Research Paper: Data Quality in Research
A framework of the roles and processes in research data quality, and areas of focus for the future.
Regardless of the field of study, sharing data is one of the most fundamental aspects of maintaining the integrity of research. The availability of research data plays a vital role in ensuring reproducibility and the ongoing development of Open Science.
A lot of progress has been made in the last years by the entire scholarly ecosystem. Nearly 100 million data citations are tracked and thousands of repositories have adopted data citation best practices. An equal number of journals have adopted data policies, data availability statements and have established persistent links between articles and datasets, and an increasing number of funders have adopted data policies. Data Management Plans are increasingly used, and institutes are supporting researchers with data software tools, data stewards, and launching institutional data repositories.

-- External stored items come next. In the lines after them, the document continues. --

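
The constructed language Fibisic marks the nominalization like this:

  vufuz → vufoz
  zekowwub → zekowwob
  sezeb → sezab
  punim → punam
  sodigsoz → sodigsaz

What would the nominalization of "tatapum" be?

tatapom

zekowwub and sezeb both end in -b yet inflect differently (zekowwob, sezab), so the final letter is not what conditions the rule; the last vowel is.
"tatapum" has last vowel 'u'. The stems whose last vowel is 'u' (vufuz → vufoz, zekowwub → zekowwob) change the last vowel to 'o'.
So tatapum → tatapom.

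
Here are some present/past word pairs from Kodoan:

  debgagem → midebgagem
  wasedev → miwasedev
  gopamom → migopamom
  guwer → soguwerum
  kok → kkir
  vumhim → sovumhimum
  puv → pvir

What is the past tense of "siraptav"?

vumhim and gopamom both end in -m yet inflect differently (sovumhimum, migopamom), so the final letter is not what conditions the rule; the number of vowels is.
"siraptav" has 3 vowels. The stems with 3 vowels (gopamom → migopamom, debgagem → midebgagem, wasedev → miwasedev) add the prefix mi-.
So siraptav → misiraptav.

misiraptav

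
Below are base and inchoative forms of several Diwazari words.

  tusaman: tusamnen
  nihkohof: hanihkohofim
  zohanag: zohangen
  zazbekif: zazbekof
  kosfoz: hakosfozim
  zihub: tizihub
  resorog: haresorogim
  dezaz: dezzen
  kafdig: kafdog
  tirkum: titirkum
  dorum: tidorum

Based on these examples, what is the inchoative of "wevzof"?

hawevzofim

"wevzof" has last vowel 'o'. The stems whose last vowel is 'o' (kosfoz → hakosfozim, resorog → haresorogim, nihkohof → hanihkohofim) add ha- … -im around the stem.
So wevzof → hawevzofim.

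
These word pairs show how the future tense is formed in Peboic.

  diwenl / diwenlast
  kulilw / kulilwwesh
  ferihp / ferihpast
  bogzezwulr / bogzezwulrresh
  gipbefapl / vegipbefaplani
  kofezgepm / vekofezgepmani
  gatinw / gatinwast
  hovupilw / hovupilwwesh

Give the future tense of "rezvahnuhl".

rezvahnuhlast

"rezvahnuhl" has second-to-last letter 'h'. The one such stem in the data (ferihp → ferihpast) adds -ast, so the same rule applies.
The other patterns: stems whose second-to-last letter is 'l' double the final consonant and add -esh; stems whose second-to-last letter is 'p' add ve- … -ani around the stem.
So rezvahnuhl → rezvahnuhlast.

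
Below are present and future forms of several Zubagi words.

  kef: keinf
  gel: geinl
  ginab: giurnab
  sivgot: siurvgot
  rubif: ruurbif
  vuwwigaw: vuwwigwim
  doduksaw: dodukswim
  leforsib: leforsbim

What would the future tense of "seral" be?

seurral

kef and rubif both end in -f yet inflect differently (keinf, ruurbif), so the final letter is not what conditions the rule; the number of vowels is.
"seral" has 2 vowels. The stems with 2 vowels (ginab → giurnab, sivgot → siurvgot, rubif → ruurbif) insert -ur- after the first vowel.
The other patterns: stems with 1 vowel insert -in- after the first vowel; stems with 3 vowels delete the last vowel and add -im.
So seral → seurral.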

In the process, the challenges of how to collect, share and present data to a range of audiences must be integrated with questions as to whether the data is accurate and addresses the questions researchers wish to answer. We must better understand what constitutes quality data, how it can be ensured, and the processes and roles involved. Understanding of the importance of these issues emerged from group discussions at the STM Research Data Program (RDP), aimed at boosting the effective sharing, linking and citing of research data alongside publications. This Research Paper has developed from desk-based research and in consultation with leading experts, all of whom are involved with aspects of data quality across scholarly communications and research.
We hope this Research Paper offers a valuable perspective on the ongoing transition to data-dependent science. We also hope that our framework and the highlighted initiatives will inform current debate on how to ensure data quality.